A cylinder 15 cms long has a circumference of 4 cms. A string makes exactly 5 turns around the cylinder, while its two ends touch the cylinder top and bottom. How long is the string? 

• A. 20 cms
• B. 22 cms
• C. 25 cms
• D. 28 cms

Hint:

For helical shapes, use the Pythagorean theorem to calculate the total length of the string or path.

Answer 1

The Correct Option is C

Step 1: Understanding the situation.
The string wraps around the cylinder 5 times. Since the circumference of the cylinder is 4 cm, the string makes 5 complete turns around the cylinder, so the length of the string is: \[ \text{Length of string} = 5 \times 4 = 20 \, \text{cms}. \] However, the string also spans vertically from the top to the bottom of the cylinder.

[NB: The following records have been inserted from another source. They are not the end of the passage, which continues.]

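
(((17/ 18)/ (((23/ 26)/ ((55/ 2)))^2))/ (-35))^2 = 3021217567225/ 4442755716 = 680.03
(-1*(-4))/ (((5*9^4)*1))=4/ 32805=0.00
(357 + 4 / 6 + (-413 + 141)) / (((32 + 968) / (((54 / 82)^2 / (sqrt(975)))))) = 20817 * sqrt(39) / 109265000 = 0.00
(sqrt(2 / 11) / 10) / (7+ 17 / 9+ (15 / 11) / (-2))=9*sqrt(22) / 8125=0.01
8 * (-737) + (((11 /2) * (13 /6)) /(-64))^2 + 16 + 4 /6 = -5879.30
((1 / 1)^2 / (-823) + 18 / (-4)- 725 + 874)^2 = 56570244025 / 2709316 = 20879.90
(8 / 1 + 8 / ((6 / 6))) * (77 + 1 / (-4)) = 1228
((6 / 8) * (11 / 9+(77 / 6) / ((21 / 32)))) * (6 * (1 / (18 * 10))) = 187 / 360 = 0.52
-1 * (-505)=505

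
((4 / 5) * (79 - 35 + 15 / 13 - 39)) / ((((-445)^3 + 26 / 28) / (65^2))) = -291200 / 1233695737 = -0.00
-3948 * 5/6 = -3290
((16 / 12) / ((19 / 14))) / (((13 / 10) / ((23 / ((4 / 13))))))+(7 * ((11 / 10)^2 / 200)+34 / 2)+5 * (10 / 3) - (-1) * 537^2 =109614496093 / 380000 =288459.20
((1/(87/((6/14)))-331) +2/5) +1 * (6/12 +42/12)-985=-1331269/1015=-1311.60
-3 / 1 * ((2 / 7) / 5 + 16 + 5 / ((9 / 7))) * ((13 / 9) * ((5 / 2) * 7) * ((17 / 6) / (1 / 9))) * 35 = -48599005 / 36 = -1349972.36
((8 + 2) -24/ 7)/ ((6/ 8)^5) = 47104/ 1701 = 27.69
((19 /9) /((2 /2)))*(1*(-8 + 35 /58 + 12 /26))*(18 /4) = -99351 /1508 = -65.88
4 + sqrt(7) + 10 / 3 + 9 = sqrt(7) + 49 / 3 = 18.98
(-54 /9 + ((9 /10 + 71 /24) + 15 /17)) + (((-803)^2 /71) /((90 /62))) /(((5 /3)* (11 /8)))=658729879 /241400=2728.79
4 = 4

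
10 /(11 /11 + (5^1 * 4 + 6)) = 10 /27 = 0.37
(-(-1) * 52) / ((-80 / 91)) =-59.15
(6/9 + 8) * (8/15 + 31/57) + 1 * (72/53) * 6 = 792406/45315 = 17.49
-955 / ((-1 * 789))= 955 / 789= 1.21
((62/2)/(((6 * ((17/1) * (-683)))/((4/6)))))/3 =-31/313497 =-0.00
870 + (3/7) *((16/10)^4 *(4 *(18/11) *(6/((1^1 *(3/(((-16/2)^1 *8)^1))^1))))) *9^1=-977347122/48125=-20308.51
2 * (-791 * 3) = -4746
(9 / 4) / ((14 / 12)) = 27 / 14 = 1.93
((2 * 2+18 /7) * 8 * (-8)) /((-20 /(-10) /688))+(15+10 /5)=-1012617 /7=-144659.57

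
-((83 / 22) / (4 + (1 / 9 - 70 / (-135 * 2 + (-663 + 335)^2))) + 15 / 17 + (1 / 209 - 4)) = 30961652663 / 14105367364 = 2.20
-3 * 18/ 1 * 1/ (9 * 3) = -2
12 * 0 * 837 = 0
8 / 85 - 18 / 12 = -1.41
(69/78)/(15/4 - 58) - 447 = -1261033/2821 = -447.02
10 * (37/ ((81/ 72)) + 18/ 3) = 3500/ 9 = 388.89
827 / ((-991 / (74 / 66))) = -30599 / 32703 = -0.94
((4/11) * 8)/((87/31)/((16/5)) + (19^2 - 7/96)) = 95232/11844019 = 0.01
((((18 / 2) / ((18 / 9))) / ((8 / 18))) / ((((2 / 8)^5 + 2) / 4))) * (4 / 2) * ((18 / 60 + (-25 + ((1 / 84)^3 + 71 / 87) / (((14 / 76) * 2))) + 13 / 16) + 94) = 696190360048 / 237783035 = 2927.84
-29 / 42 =-0.69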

The vertical distance is the height of the cylinder, which is 15 cm.
Step 2: Calculating the total length of the string.
The string forms a helical shape. We can calculate the length of the string using the Pythagorean theorem, where the horizontal distance is 20 cm and the vertical distance is 15 cm. Thus: \[ \text{Length of string} = \sqrt{20^2 + 15^2} = \sqrt{400 + 225} = \sqrt{625} = 25 \, \text{cms}. \]
Step 3: Conclusion.
Thus, the length of the string is (C) 25 cms.